Search code examples
mongodbpymongotornado-motor

Finding number of inserted documents in a bulk insert with duplicate keys


I'm doing a bulk-insert into a mongodb database. I know that 99% of the records inserted will fail because of a duplicate key error. I would like to print after the insert how many new records were inserted into the database. All this is being done in python through the tornado motor mongodb driver, but probably this doesn't matter much.

try:
    bulk_write_result = yield db.collections.probe.insert(dataarray, continue_on_error=True)
    nr_inserts = bulk_write_result["nInserted"]
except pymongo.errors.DuplicateKeyError as e:
    nr_inserts = ????  <--- what should I put here?

Since an exception was thrown, bulk_write_result is empty. Obviously I can (except for concurrency issues) do a count of the full collection before and after the insert, but I don't like the extra roundtrips to the database for just a line in the logfile. So is there any way I can discover how many records were actually inserted?


Solution

  • Regular insert with continue_on_error can't report the info you want.
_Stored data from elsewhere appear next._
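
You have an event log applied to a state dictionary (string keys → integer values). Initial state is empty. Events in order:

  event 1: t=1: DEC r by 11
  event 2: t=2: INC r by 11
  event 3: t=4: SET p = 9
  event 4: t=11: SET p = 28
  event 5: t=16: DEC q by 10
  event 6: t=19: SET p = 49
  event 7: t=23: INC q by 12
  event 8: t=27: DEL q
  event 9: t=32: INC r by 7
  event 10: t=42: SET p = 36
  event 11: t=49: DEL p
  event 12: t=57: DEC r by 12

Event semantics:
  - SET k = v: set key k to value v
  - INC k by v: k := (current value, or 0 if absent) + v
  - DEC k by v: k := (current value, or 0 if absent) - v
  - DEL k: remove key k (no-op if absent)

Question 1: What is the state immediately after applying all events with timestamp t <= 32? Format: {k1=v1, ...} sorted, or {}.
Apply events with t <= 32 (9 events):
  after event 1 (t=1: DEC r by 11): {r=-11}
  after event 2 (t=2: INC r by 11): {r=0}
  after event 3 (t=4: SET p = 9): {p=9, r=0}
  after event 4 (t=11: SET p = 28): {p=28, r=0}
  after event 5 (t=16: DEC q by 10): {p=28, q=-10, r=0}
  after event 6 (t=19: SET p = 49): {p=49, q=-10, r=0}
  after event 7 (t=23: INC q by 12): {p=49, q=2, r=0}
  after event 8 (t=27: DEL q): {p=49, r=0}
  after event 9 (t=32: INC r by 7): {p=49, r=7}

Answer: {p=49, r=7}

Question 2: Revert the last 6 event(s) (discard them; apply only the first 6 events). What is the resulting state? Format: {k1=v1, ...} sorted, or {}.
Answer: {p=49, q=-10, r=0}

Derivation:
Keep first 6 events (discard last 6):
  after event 1 (t=1: DEC r by 11): {r=-11}
  after event 2 (t=2: INC r by 11): {r=0}
  after event 3 (t=4: SET p = 9): {p=9, r=0}
  after event 4 (t=11: SET p = 28): {p=28, r=0}
  after event 5 (t=16: DEC q by 10): {p=28, q=-10, r=0}
  after event 6 (t=19: SET p = 49): {p=49, q=-10, r=0}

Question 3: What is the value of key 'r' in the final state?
Track key 'r' through all 12 events:
  event 1 (t=1: DEC r by 11): r (absent) -> -11
  event 2 (t=2: INC r by 11): r -11 -> 0
  event 3 (t=4: SET p = 9): r unchanged
  event 4 (t=11: SET p = 28): r unchanged
  event 5 (t=16: DEC q by 10): r unchanged
  event 6 (t=19: SET p = 49): r unchanged
  event 7 (t=23: INC q by 12): r unchanged
  event 8 (t=27: DEL q): r unchanged
  event 9 (t=32: INC r by 7): r 0 -> 7
  event 10 (t=42: SET p = 36): r unchanged
  event 11 (t=49: DEL p): r unchanged
  event 12 (t=57: DEC r by 12): r 7 -> -5
Final: r = -5

Answer: -5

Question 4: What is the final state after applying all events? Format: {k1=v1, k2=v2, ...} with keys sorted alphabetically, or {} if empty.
Answer: {r=-5}

Derivation:
  after event 1 (t=1: DEC r by 11): {r=-11}
  after event 2 (t=2: INC r by 11): {r=0}
  after event 3 (t=4: SET p = 9): {p=9, r=0}
  after event 4 (t=11: SET p = 28): {p=28, r=0}
  after event 5 (t=16: DEC q by 10): {p=28, q=-10, r=0}
  after event 6 (t=19: SET p = 49): {p=49, q=-10, r=0}
  after event 7 (t=23: INC q by 12): {p=49, q=2, r=0}
  after event 8 (t=27: DEL q): {p=49, r=0}
  after event 9 (t=32: INC r by 7): {p=49, r=7}
  after event 10 (t=42: SET p = 36): {p=36, r=7}
  after event 11 (t=49: DEL p): {r=7}
  after event 12 (t=57: DEC r by 12): {r=-5}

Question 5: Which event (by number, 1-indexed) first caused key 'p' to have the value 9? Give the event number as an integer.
Looking for first event where p becomes 9:
  event 3: p (absent) -> 9  <-- first match

Answer: 3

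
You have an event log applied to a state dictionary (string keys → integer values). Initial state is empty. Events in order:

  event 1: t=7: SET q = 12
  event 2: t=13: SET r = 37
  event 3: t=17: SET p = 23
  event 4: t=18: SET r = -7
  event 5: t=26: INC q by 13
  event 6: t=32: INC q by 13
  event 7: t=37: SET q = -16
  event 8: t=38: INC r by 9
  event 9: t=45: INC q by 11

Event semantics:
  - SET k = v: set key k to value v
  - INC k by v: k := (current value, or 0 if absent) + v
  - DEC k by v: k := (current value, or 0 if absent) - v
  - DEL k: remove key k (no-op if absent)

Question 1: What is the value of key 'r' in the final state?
Answer: 2

Derivation:
Track key 'r' through all 9 events:
  event 1 (t=7: SET q = 12): r unchanged
  event 2 (t=13: SET r = 37): r (absent) -> 37
  event 3 (t=17: SET p = 23): r unchanged
  event 4 (t=18: SET r = -7): r 37 -> -7
  event 5 (t=26: INC q by 13): r unchanged
  event 6 (t=32: INC q by 13): r unchanged
  event 7 (t=37: SET q = -16): r unchanged
  event 8 (t=38: INC r by 9): r -7 -> 2
  event 9 (t=45: INC q by 11): r unchanged
Final: r = 2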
If you're on MongoDB 2.6 or later, however, we have a high-performance solution with good error reporting. Here's a complete example using Motor's BulkOperationBuilder:

    import pymongo.errors
    from tornado import gen
    from tornado.ioloop import IOLoop
    from motor import MotorClient
    
    db = MotorClient()
    dataarray = [{'_id': 0},
                 {'_id': 0},  # Duplicate.
                 {'_id': 1}]
    
    
    @gen.coroutine
    def my_insert():
        try:
            bulk = db.collections.probe.initialize_unordered_bulk_op()
    
            # Prepare the operation on the client.
            for doc in dataarray:
                bulk.insert(doc)
    
            # Send to the server all at once.
            bulk_write_result = yield bulk.execute()
            nr_inserts = bulk_write_result["nInserted"]
        except pymongo.errors.BulkWriteError as e:
            print(e)
            nr_inserts = e.details['nInserted']
    
        print('nr_inserts: %d' % nr_inserts)
    
    
    IOLoop.instance().run_sync(my_insert)
    

    Full documentation: http://motor.readthedocs.org/en/stable/examples/bulk.html

    Heed the warning about poor bulk insert performance on MongoDB before 2.6! It'll still work but requires a separate round-trip per document. In 2.6+, the driver sends the whole operation to the server in one round trip, and the server reports back how many succeeded and how many failed.